Why I Gave My Life To Christ and Took It Back
How doubt helped strengthen my faith
This is a misleading title, actually. However, I am guessing that the title as I have it right there is what probably piqued your interest enough to read this post. Because how many people would have wanted to read a post that is entitled “how to grow deeper in your love and understanding of Jesus and stand firm during your deepest, darkest hour?” Maybe, not so many. This story I am about to tell you is my story; it was borne out of my frustration with religion and its rote practices. It’s a story of redemption and how I finally found peace amidst the chaos that was my life.
The summer of ’13 and ’15 would henceforth be regarded as the summers from hell (SFH). I hit rock-bottom and not surprisingly, those two periods were the times when I questioned the importance of religion and its usefulness in my life. I had two major life traumatic incidences that shook me to my very core. I was in pain (physically, emotionally, and mentally) for a prolonged period in my life. At a point, I almost lost my will to do anything else but sleep, mope, and cry; I did all these in repeated successions. I stopped going to church and vehemently told my husband not to bother about me ever returning to church. He was free to go alone as he pleased, I was no longer interested in it. At that time, I felt that the church wasn’t providing the answers to the burning questions I had. I felt lonely, alone, dejected, and forlorn.
That’s the thing about pain, it ALWAYS demands an answer. C.S. Lewis once wrote this about pain “We can ignore even pleasure. But pain insists upon being attended to. God whispers to us in our pleasures, speaks in our conscience, but shouts in our pains: it is his megaphone to rouse a deaf world.” I didn’t know this then (hindsight is really 20/20) but the pain I went through shaped my thought process. It snapped me back into focus. However, I still demanded certainty and answers from God. I just couldn’t live with the uncertainties surrounding my faith as a Christ-follower.
I feel the need to digress a little bit there to tell you about myself.
One of the many things that drive me bonkers about my personality is not only am I an analyzer but an obsessive one.
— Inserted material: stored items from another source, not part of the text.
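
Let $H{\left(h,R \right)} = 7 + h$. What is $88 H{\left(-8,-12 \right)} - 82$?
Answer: $-170$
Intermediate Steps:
$88 H{\left(-8,-12 \right)} - 82 = 88 \left(7 - 8\right) - 82 = 88 \left(-1\right) - 82 = -88 - 82 = -170$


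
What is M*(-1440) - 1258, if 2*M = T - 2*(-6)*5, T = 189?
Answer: -180538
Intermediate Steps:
M = 249/2 (M = (189 - 2*(-6)*5)/2 = (189 - (-12)*5)/2 = (189 - 1*(-60))/2 = (189 + 60)/2 = (1/2)*249 = 249/2 ≈ 124.50)
M*(-1440) - 1258 = (249/2)*(-1440) - 1258 = -179280 - 1258 = -180538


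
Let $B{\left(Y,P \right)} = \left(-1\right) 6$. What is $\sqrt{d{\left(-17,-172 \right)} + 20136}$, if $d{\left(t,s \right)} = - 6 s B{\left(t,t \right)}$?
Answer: $2 \sqrt{3486} \approx 118.08$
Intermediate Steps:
$B{\left(Y,P \right)} = -6$
$d{\left(t,s \right)} = 36 s$ ($d{\left(t,s \right)} = - 6 s \left(-6\right) = 36 s$)
$\sqrt{d{\left(-17,-172 \right)} + 20136} = \sqrt{36 \left(-172\right) + 20136} = \sqrt{-6192 + 20136} = \sqrt{13944} = 2 \sqrt{3486}$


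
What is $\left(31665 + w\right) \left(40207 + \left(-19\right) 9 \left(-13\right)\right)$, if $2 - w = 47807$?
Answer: $-684820200$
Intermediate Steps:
$w = -47805$ ($w = 2 - 47807 = -47805$)
$\left(31665 + w\right) \left(40207 + \left(-19\right) 9 \left(-13\right)\right) = \left(31665 - 47805\right) \left(40207 + \left(-19\right) 9 \left(-13\right)\right) = - 16140 \left(40207 - -2223\right) = - 16140 \left(40207 + 2223\right) = \left(-16140\right) 42430 = -684820200$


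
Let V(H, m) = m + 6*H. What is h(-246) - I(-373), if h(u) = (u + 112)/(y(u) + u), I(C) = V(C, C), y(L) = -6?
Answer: 329053/126 ≈ 2611.5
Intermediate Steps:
I(C) = 7*C (I(C) = C + 6*C = 7*C)
h(u) = (112 + u)/(-6 + u) (h(u) = (u + 112)/(-6 + u) = (112 + u)/(-6 + u))
h(-246) - I(-373) = (112 - 246)/(-6 - 246) - 7*(-373) = -134/(-252) - 1*(-2611) = -1/252*(-134) + 2611 = 67/126 + 2611 = 329053/126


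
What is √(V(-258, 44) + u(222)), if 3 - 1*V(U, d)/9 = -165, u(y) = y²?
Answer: 6*√1411 ≈ 225.38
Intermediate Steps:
V(U, d) = 1512 (V(U, d) = 27 - 9*(-165) = 27 + 1485 = 1512)
√(V(-258, 44) + u(222)) = √(1512 + 222²) = √(1512 + 49284) = √50796 = 6*√1411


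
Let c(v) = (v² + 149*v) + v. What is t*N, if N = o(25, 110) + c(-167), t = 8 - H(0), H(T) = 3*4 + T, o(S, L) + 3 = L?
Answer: -11784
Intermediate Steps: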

For example, while most people read books for the pleasure of them (I do this too), when I read books, I get obsessive and addictive with them. I just want to soak up all the information, and I get frustrated because, for every book I read, I learn about twenty others that I need to read. I always have the 16 allowable tabs on my Samsung phone open at all times because I read an article/blog/Wikipedia page and from there. I open several tabs to expand on whatever subject matter I was reading on. I am also that way about music and movies/series: I have to know about the singer/casts’ bios, the thought process that led to the scriptwriting (for the movies/series), and the meanings behind the lyrics of the songs I listen to. This is a nerve-wracking process that can sometimes end up using up several hours of my time.
However, I am not quick to bash on this trait of mine as it has served (and still does) me well as a doctoral student.
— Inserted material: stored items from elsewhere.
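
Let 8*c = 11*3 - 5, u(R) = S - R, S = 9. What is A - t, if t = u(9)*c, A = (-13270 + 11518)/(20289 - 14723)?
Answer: -876/2783 ≈ -0.31477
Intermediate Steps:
u(R) = 9 - R
c = 7/2 (c = (11*3 - 5)/8 = (33 - 5)/8 = (⅛)*28 = 7/2 ≈ 3.5000)
A = -876/2783 (A = -1752/5566 = -1752*1/5566 = -876/2783 ≈ -0.31477)
t = 0 (t = (9 - 1*9)*(7/2) = (9 - 9)*(7/2) = 0*(7/2) = 0)
A - t = -876/2783 - 1*0 = -876/2783 + 0 = -876/2783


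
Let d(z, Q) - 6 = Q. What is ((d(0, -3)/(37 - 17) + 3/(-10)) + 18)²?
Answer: 127449/400 ≈ 318.62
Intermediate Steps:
d(z, Q) = 6 + Q
((d(0, -3)/(37 - 17) + 3/(-10)) + 18)² = (((6 - 3)/(37 - 17) + 3/(-10)) + 18)² = ((3/20 + 3*(-⅒)) + 18)² = ((3*(1/20) - 3/10) + 18)² = ((3/20 - 3/10) + 18)² = (-3/20 + 18)² = (357/20)² = 127449/400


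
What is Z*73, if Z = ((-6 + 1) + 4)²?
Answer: 73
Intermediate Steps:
Z = 1 (Z = (-5 + 4)² = (-1)² = 1)
Z*73 = 1*73 = 73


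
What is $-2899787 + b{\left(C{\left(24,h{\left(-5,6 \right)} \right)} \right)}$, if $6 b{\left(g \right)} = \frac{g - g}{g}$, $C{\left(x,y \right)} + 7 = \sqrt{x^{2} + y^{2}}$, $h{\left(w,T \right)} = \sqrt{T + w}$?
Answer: $-2899787$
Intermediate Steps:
$C{\left(x,y \right)} = -7 + \sqrt{x^{2} + y^{2}}$
$b{\left(g \right)} = 0$ ($b{\left(g \right)} = \frac{\left(g - g\right) \frac{1}{g}}{6} = \frac{0 \frac{1}{g}}{6} = \frac{1}{6} \cdot 0 = 0$)
$-2899787 + b{\left(C{\left(24,h{\left(-5,6 \right)} \right)} \right)} = -2899787 + 0 = -2899787$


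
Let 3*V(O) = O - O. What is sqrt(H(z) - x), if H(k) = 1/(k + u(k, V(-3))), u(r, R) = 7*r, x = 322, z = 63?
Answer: I*sqrt(2272018)/84 ≈ 17.944*I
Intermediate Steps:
V(O) = 0 (V(O) = (O - O)/3 = (1/3)*0 = 0)
H(k) = 1/(8*k) (H(k) = 1/(k + 7*k) = 1/(8*k))
sqrt(H(z) - x) = sqrt((1/8)/63 - 1*322) = sqrt((1/8)*(1/63) - 322) = sqrt(1/504 - 322) = sqrt(-162287/504) = I*sqrt(2272018)/84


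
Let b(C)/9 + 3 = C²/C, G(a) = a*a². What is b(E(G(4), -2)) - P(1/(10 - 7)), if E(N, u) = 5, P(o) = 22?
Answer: -4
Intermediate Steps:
G(a) = a³
b(C) = -27 + 9*C (b(C) = -27 + 9*(C²/C) = -27 + 9*C)
b(E(G(4), -2)) - P(1/(10 - 7)) = (-27 + 9*5) - 1*22 = (-27 + 45) - 22 = 18 - 22 = -4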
One of the qualities of a seasoned scholar is after all the depth and understanding they apply to their research questions.
Extrapolating this to my faith was frustrating as hell (the wrong choice of words, I know). My demand for certainty created the space for frustration in my life. Perhaps, someone can relate to this, in your quest for certainty you walk by sight (or emotions) instead of by faith. Without which, it is impossible to please God. Phillip Yancey expressed it best when he said “Where there is certainty, there is no room for faith”
During my internship with a biotech company, one of my tasks entailed doing a thorough systematic review of a rare skin disease. Before this, I didn’t care much to study about the disease nor did I know much about it. I spent up to three months learning all I could about this disease and therapeutic options as I was to give a final presentation to key opinion leaders at the end of my internship. I wanted to present my best work, to make sure that my presentation reflected the time I had spent researching this disease. I realized that the more I learned, the more there was to learn. I concluded that I could never get to the depths of it, even though I had spent several man-hours researching this therapeutic area. The patients were just too heterogeneous and the disease was very complex. Who am I then to think that I can understand an eternal, omniscient God? I have since then concluded that I have to leave room for faith. We can’t have 100 percent certainty in life.
Even research is built to accommodate uncertainties. For example, confidence intervals (which, IMHO, should be renamed “uncertainty intervals”) tell you how much uncertainty you have. I now leave some wiggle room to walk by faith, knowing that all things work together for my good.
I have made peace with those unanswered questions and have finally found some considerable amount of peace in my life. Taking my life back from Christ after giving it to him made me learn to give my life (the whole 200+ lbs of this beautiful mess) back to him wholeheartedly.